The research has been published in Nature, David Nield wrote, Natural diamonds take billions of years to form in the extreme pressures and temperatures deep underground. Synthetic forms can be produced far quicker, but they typically still require some intense squishing for up to several weeks. A new method based on a mix of liquid metals can pop out an artificial diamond in a matter of minutes, without the need for a giant squeeze.

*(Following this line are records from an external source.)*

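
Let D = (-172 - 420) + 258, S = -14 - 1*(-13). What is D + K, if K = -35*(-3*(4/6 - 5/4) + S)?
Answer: -1441/4 ≈ -360.25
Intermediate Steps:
S = -1 (S = -14 + 13 = -1)
D = -334 (D = -592 + 258 = -334)
K = -105/4 (K = -35*(-3*(4/6 - 5/4) - 1) = -35*(-3*(4*(1/6) - 5*1/4) - 1) = -35*(-3*(2/3 - 5/4) - 1) = -35*(-3*(-7/12) - 1) = -35*(7/4 - 1) = -35*3/4 = -105/4 ≈ -26.250)
D + K = -334 - 105/4 = -1441/4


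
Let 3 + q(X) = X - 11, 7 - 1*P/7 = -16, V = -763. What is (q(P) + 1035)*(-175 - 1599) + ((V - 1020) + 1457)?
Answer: -2097194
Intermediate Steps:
P = 161 (P = 49 - 7*(-16) = 49 + 112 = 161)
q(X) = -14 + X (q(X) = -3 + (X - 11) = -3 + (-11 + X) = -14 + X)
(q(P) + 1035)*(-175 - 1599) + ((V - 1020) + 1457) = ((-14 + 161) + 1035)*(-175 - 1599) + ((-763 - 1020) + 1457) = (147 + 1035)*(-1774) + (-1783 + 1457) = 1182*(-1774) - 326 = -2096868 - 326 = -2097194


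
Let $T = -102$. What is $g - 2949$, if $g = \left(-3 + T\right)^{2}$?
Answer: $8076$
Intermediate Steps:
$g = 11025$ ($g = \left(-3 - 102\right)^{2} = \left(-105\right)^{2} = 11025$)
$g - 2949 = 11025 - 2949 = 8076$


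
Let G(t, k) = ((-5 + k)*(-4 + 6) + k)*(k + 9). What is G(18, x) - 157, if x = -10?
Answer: -117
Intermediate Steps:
G(t, k) = (-10 + 3*k)*(9 + k) (G(t, k) = ((-5 + k)*2 + k)*(9 + k) = ((-10 + 2*k) + k)*(9 + k) = (-10 + 3*k)*(9 + k))
G(18, x) - 157 = (-90 + 3*(-10)² + 17*(-10)) - 157 = (-90 + 3*100 - 170) - 157 = (-90 + 300 - 170) - 157 = 40 - 157 = -117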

While high temperatures were still required, in the region of 1,025°C or 1,877°F, a continuous diamond film was formed in 150 minutes, and at 1 atm (or standard atmosphere unit). That’s the equivalent of the pressure we feel at sea level, and tens of thousands of times less than the pressure normally required. The team behind the innovative approach, led by researchers from the Institute for Basic Science in South Korea, is confident that the process can be scaled up to make a significant difference in the production of synthetic diamonds.
Dissolving carbon into liquid metal for the manufacture of diamond isn’t entirely new. General Electric developed a process half a century ago using molten iron sulfide, for example. But these processes still required pressures of 5–6 gigapascals and a diamond ‘seed’ for the carbon to cling to. “We discovered a method to grow diamonds at 1 atm pressure and under a moderate temperature by using a liquid metal alloy,” write the researchers in their published paper.
The reduction in pressure was achieved using a carefully mixed blend of liquid metals: gallium, iron, nickel, and silicon. A custom-made vacuum system was built inside a graphite casing to very rapidly heat and then cool the metal while it was exposed to a combination of methane and hydrogen. These conditions cause carbon atoms from the methane to spread into the melted metal, acting as seeds for the diamonds. After just 15 minutes, small fragments of diamond crystals extruded from the liquid metal just beneath the surface, while two-and-a-half hours of exposure produced a continuous diamond film.
Though the concentration of carbon forming the crystals decreased at a depth of just a few hundred nanometers, the researchers expect the process can be improved with a few tweaks.